Os findoístas repescam o Mostrengo, o tal “(…) mostrengo que está no
fim do mar/ Veio das trevas procurar/ A madrugada do novo dia/ Do novo
dia sem acabar.”. Com o fim do capitalismo, e que mar o é o
capitalismo!, excitam-se com a aurora desse novo dia eterno, anacrónico,
iniciado com as badaladas que indelevelmente comuniquem a morte do
neoliberalismo, a morte da possibilidade de uma liberdade plena, a morte
do píncaro da independência dos indivíduos face a um poder fortemente
centralizado. As badaladas têm vindo a ser anunciadas em vários momentos
da história moderna (e o seu apelo surgirá provavelmente em muitos
outros no futuro), mas não foram, felizmente, ainda cumpridas. Outras
distintas vozes têm tido, recentemente, um palco maior em Portugal:
vozes conscientes da imperfeição do sistema atual capitalista e das
desigualdades que inflige ainda a demasiada gente, em demasiados
lugares. Vozes que, não obstante, urgem a uma maior liberdade,
acreditando que “Deus ao mar o perigo e abysmo deu,/ Mas nelle é que
espelhou o céu.”. Mar esse que só poderá ser cruzado tendo como nau a
liberdade. A liberdade, a “voz da terra ansiando pelo mar.”.

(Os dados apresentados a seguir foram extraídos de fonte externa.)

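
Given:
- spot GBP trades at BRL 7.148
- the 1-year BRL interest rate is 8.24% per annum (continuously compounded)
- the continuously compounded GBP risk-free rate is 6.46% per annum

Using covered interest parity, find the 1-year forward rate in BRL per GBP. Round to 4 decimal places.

T = 1 year.
BRL accumulates by e^(0.0824×1) = 1.0858901.
GBP growth factor: e^(0.0646×1) = 1.0667322.
CIP: F = S · (grow BRL)/(grow GBP) = 7.148 × 1.0858901/1.0667322 = 7.276374 BRL per GBP.

7.2764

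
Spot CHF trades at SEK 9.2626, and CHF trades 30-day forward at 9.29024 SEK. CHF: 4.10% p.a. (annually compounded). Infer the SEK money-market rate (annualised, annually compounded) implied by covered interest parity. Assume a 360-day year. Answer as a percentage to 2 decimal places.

7.89%

T = 30/360 years.
By CIP, F/S equals the SEK-to-CHF growth ratio: 9.29024/9.2626 = 1.0029840.
CHF growth factor: (1 + 0.0410)^(30/360) = 1.0033541.
So the SEK growth factor = 1.0063481.
Annualise: 1.0063481^(360/30) − 1 = 0.078894 = 7.89%.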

Como é tradicional nos mitos, o sebastianismo, defronte de momentos
históricos pautados por uma crise substantiva, adapta-se a essa
realidade do presente e adquire a forma de uma esperança mapeada num
futuro menos sofrível, mais justo e abundante. Os findoístas justamente
construíram a sua visão. Eu desejo, na mesma onda, que “(…) outra vez
conquistemos a Distância (…)”, mas que vençamos esta Distância, o
confinamento, a pandemia e o momentâneo poder acrescido do Estado para a
combater sem a isso nos habituarmos, sem disso ficarmos dependentes.
“Que jaz no abysmo sob o mar que se ergue?
Nós, Portugal, o poder ser.
Que inquietação do fundo nos soergue?
O desejar poder querer.”
Desejar poder querer mais liberalismo. Desejar não o fim do capitalismo, mas o seu melhoramento.